According to an article in the Times of Israel, wine critics have been jotting down their opinions about wine for some 3,000 years.

A clay jug that was unearthed was carved with an ancient eight-letter inscription – dating back to King Solomon’s reign in Jerusalem.

The jug was discovered in the Ophel area, near the southern wall of the Temple Mount, by a Hebrew University archaeological team. It is considered the most ancient Hebrew engraving to emerge from the archaeological digs in Jerusalem to date.

Initially, the inscription eluded researchers until Gershon Galil, a professor at the University of Haifa, interpreted it as a classification of a type of wine stored in the jug. He published his findings in the journal New Studies on Jerusalem.

As well as mentioning a date and a place of origin, the middle part of the inscription refers to the type of wine in the jug as being a cheap variety.

“This wine was not served on the table of King Solomon nor in the Temple,” Galil wrote. “Rather, it was probably used by the many forced labourers in the building projects and the soldiers that guarded them”.

The professor emphasised that the find lends support to claims of an organised bureaucratic system and provides evidence that writing was prevalent at the time.

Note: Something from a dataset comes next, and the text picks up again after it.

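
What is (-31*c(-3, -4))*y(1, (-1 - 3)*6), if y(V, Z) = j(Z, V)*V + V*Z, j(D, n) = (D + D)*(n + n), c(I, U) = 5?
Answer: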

“The ability to write and store the wine in a large vessel designated for this purpose, while noting the type of wine, the date it was received and the place it was sent from, attests to the existence of an organised administration that collected taxes, recruited labourers, brought them to Jerusalem and took care to give them food and water,” Galil said. “Scribes that could write administrative texts could also write literary and historiographic texts, and this has very important implications for the study of the Bible and understanding the history of Israel in the biblical period.”